Enamórate tu pelo: 5 ‘tips’ realistas para aprender a amarlo tal como es
Los estándares de belleza suelen diferir entre culturas, pero si algo compartimos casi todas las mujeres —sin importar nuestro origen— es que, en algún momento, hemos deseado una melena distinta de la que la genética nos otorgó.
El cabello es una de nuestras características más distintivas, así que es normal que nos obsesionemos con él. Y aunque puede ser un medio divertido para expresar nuestra personalidad, también tiene el potencial de convertirse en una fuente de inseguridad y baja autoestima.
No hay nada de malo en jugar con tu pelo, pero nunca debes creer que no es hermoso tal como es.
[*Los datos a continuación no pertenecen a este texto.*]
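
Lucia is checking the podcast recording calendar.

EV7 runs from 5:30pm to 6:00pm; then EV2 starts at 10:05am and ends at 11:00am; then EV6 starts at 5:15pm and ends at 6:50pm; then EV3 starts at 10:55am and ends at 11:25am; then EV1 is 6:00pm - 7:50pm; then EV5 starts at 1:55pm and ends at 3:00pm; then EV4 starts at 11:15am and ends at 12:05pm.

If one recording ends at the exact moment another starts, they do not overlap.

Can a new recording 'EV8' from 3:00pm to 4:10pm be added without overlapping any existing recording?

EV2: ends 11:00am at or before EV8 starts 3:00pm → clear.
EV3: ends 11:25am at or before EV8 starts 3:00pm → clear.
EV4: ends 12:05pm at or before EV8 starts 3:00pm → clear.
EV5: ends 3:00pm at or before EV8 starts 3:00pm → clear.
EV6: starts 5:15pm at or after EV8 ends 4:10pm → clear.
EV7: starts 5:30pm at or after EV8 ends 4:10pm → clear.
EV1: starts 6:00pm at or after EV8 ends 4:10pm → clear.

Yes — the slot is free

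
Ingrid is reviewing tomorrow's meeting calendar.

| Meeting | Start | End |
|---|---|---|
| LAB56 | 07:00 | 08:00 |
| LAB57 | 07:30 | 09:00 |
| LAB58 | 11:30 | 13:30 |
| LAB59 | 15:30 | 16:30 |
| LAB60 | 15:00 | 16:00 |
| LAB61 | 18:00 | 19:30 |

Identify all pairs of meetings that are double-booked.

LAB56 & LAB57, LAB59 & LAB60

Check each pair: they overlap iff neither finishes before the other starts.
Sorted by start: LAB56, LAB57, LAB58, LAB60, LAB59, LAB61.
LAB57 starts before LAB56 ends → LAB56 and LAB57 overlap.
LAB58 starts after LAB56 ends — done with LAB56.
LAB58 starts after LAB57 ends — done with LAB57.
LAB60 starts after LAB58 ends — done with LAB58.
LAB59 starts before LAB60 ends → LAB60 and LAB59 overlap.
LAB61 starts after LAB60 ends.
LAB61 starts after LAB59 ends.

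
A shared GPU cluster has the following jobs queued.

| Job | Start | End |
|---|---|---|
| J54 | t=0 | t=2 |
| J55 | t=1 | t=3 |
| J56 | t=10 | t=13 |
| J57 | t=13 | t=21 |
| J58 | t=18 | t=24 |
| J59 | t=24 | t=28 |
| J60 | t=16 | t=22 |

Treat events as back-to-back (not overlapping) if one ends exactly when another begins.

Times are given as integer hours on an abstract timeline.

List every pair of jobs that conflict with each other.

J54 & J55, J57 & J58, J57 & J60, J58 & J60

Sorted by start: J54, J55, J56, J57, J60, J58, J59.
J55 starts before J54 ends → J54 and J55 overlap.
J56 starts after J54 ends, so J54 has no further overlaps.
J56 starts after J55 ends, so J55 has no further overlaps.
J57 starts exactly when J56 ends (back-to-back, no overlap), so J56 has no further overlaps.
J60 starts before J57 ends → J57 and J60 overlap.
J58 starts before J57 ends → J57 and J58 overlap.
J59 starts after J57 ends.
J58 starts before J60 ends → J60 and J58 overlap.
J59 starts after J60 ends.
J59 starts exactly when J58 ends (back-to-back, no overlap).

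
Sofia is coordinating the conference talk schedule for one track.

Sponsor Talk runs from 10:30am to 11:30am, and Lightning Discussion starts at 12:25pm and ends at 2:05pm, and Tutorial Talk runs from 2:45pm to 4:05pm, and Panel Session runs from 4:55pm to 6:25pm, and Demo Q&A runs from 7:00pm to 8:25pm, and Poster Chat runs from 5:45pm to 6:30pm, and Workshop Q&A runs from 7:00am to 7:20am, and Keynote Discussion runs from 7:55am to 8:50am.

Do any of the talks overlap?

Check each pair: they overlap iff neither finishes before the other starts.
Sorted by start: Workshop Q&A, Keynote Discussion, Sponsor Talk, Lightning Discussion, Tutorial Talk, Panel Session, Poster Chat, Demo Q&A.
Keynote Discussion starts after Workshop Q&A ends, so nothing later overlaps Workshop Q&A either.
Sponsor Talk starts after Keynote Discussion ends, so nothing later overlaps Keynote Discussion either.
Lightning Discussion starts after Sponsor Talk ends, so nothing later overlaps Sponsor Talk either.
Tutorial Talk starts after Lightning Discussion ends, so nothing later overlaps Lightning Discussion either.
Panel Session starts after Tutorial Talk ends, so nothing later overlaps Tutorial Talk either.
Poster Chat starts before Panel Session ends → Panel Session and Poster Chat overlap.
That's a conflict, so the schedule is not conflict-free.

Yes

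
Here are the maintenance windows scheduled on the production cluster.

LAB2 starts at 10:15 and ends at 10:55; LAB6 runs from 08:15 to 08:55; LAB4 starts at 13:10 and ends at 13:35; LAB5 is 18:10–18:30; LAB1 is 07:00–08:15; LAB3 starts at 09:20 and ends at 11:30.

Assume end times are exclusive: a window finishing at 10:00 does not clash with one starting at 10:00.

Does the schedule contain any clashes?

Yes

Sorted by start: LAB1, LAB6, LAB3, LAB2, LAB4, LAB5.
LAB6 starts exactly when LAB1 ends (back-to-back, no overlap) — done with LAB1.
LAB3 starts after LAB6 ends — done with LAB6.
LAB2 starts before LAB3 ends → LAB3 and LAB2 overlap.
That's a conflict, so the schedule is not conflict-free.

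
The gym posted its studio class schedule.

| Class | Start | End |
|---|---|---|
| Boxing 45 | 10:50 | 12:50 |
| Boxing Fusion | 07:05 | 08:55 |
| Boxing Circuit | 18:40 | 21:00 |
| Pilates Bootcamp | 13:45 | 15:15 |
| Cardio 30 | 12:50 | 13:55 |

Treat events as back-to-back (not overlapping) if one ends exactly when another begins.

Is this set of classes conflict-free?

Two intervals overlap when each starts before the other ends.
Sorted by start: Boxing Fusion, Boxing 45, Cardio 30, Pilates Bootcamp, Boxing Circuit.
Boxing 45 starts after Boxing Fusion ends, so Boxing Fusion has no further overlaps.
Cardio 30 starts exactly when Boxing 45 ends (back-to-back, no overlap), so Boxing 45 has no further overlaps.
Pilates Bootcamp starts before Cardio 30 ends → Cardio 30 and Pilates Bootcamp overlap.
That's a conflict, so the schedule is not conflict-free.

No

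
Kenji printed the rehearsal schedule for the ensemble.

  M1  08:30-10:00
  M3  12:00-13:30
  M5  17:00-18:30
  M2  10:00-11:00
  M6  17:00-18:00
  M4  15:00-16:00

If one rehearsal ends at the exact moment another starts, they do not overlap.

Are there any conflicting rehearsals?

Two intervals overlap when each starts before the other ends.
Sorted by start: M1, M2, M3, M4, M5, M6.
M2 starts exactly when M1 ends (back-to-back, no overlap) — done with M1.
M3 starts after M2 ends — done with M2.
M4 starts after M3 ends — done with M3.
M5 starts after M4 ends — done with M4.
M6 starts before M5 ends → M5 and M6 overlap.
That's a conflict, so the schedule is not conflict-free.

Yes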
A continuación, hemos creado una lista de consejos para aprender a amarlo y celebrar su apariencia ¡todos los días!
1. Recuerda que tu cabello te hace única
Al igual que cualquier habilidad o característica especial —desde el talento artístico hasta las pecas—, tu cabello es parte de lo que te hace ser tú. ¿Te imaginas lo aburrido que sería el mundo si todos tuviéramos la misma apariencia?
A veces es importante recordar que, por cada persona que te hace sentir incómoda por como es tu cabello, hay alguien más a quien le encantaría tener una melena como la tuya.
2. Piensa qué te molesta de tu pelo
El rechazo hacia tu melena no siempre es consecuencia de las opiniones de los demás. Quizás no te gusta porque tus chinos no lucen definidos o, aunque es lacio, se engrasa de más. Por eso, es importantísimo conocer tu tipo de cabello. Aprender a identificar su patrón, porosidad, densidad y necesidades es una manifestación de amor propio —o, por lo menos, la única manera de comenzar a aceptar tu melena en su estado original.
Por otro lado, cuando solo vemos cierto tipo de pelo en los medios y este no se parece al nuestro, muchas veces quisiéramos cambiarlo por uno diferente. Pensar así no solo lastima nuestra autoestima, sino que nos puede llevar a dañarlo con químicos y herramientas de calor.
Editor’s tip: Intenta seguir a influencers que tengan melenas similares a las tuyas. La representación es importante y sus consejos te resultarán todavía más valiosos.
3. Encuentra soluciones
Una buena noticia es que no es tan difícil resolver muchas de las problemáticas capilares más comunes. Por ejemplo, prevenir el encrespamiento matutino puede ser tan simple como lavarte el pelo en la mañana y no en la noche.
Probar distintos productos, diseñados para tu tipo de pelo y sus necesidades, también puede ayudarte a encontrar una solución.
4. Experimenta con un nuevo estilo
Si estás aburrida de tu apariencia, intentar un nuevo corte o peinado puede ser la solución. Investiga todas las cosas increíbles que puedes hacer con tu melena al natural. Algunos recogidos se ven absolutamente fantásticos con el cabello chino, mientras que ciertas trenzas complicadas son más fáciles de elaborar con el pelo lacio. Darte cuenta de todo lo que puedes hacer con tu color o textura en particular te ayudará a apreciar lo que tienes.
5. Recuerda que el uso de tintes y herramientas térmicas es opcional
¿Crees que no puedes vivir sin tu balayage? Trata de tomarte un descanso. El uso de químicos y herramientas de calor no solo daña el cabello, sino que tiene el potencial de convertirse en un hábito, de modo que, después de cierto tiempo, creas que necesitas teñir, rizar o alaciar tu melena solo para verte “normal” o sentirte tú misma.
Lo cierto es que nunca aprenderás a amar tu pelo si no lo luces tal como es. Ármate de valor y sal al mundo con tu cabello natural. ¡Te sorprenderán todos los cumplidos que vas a recibir!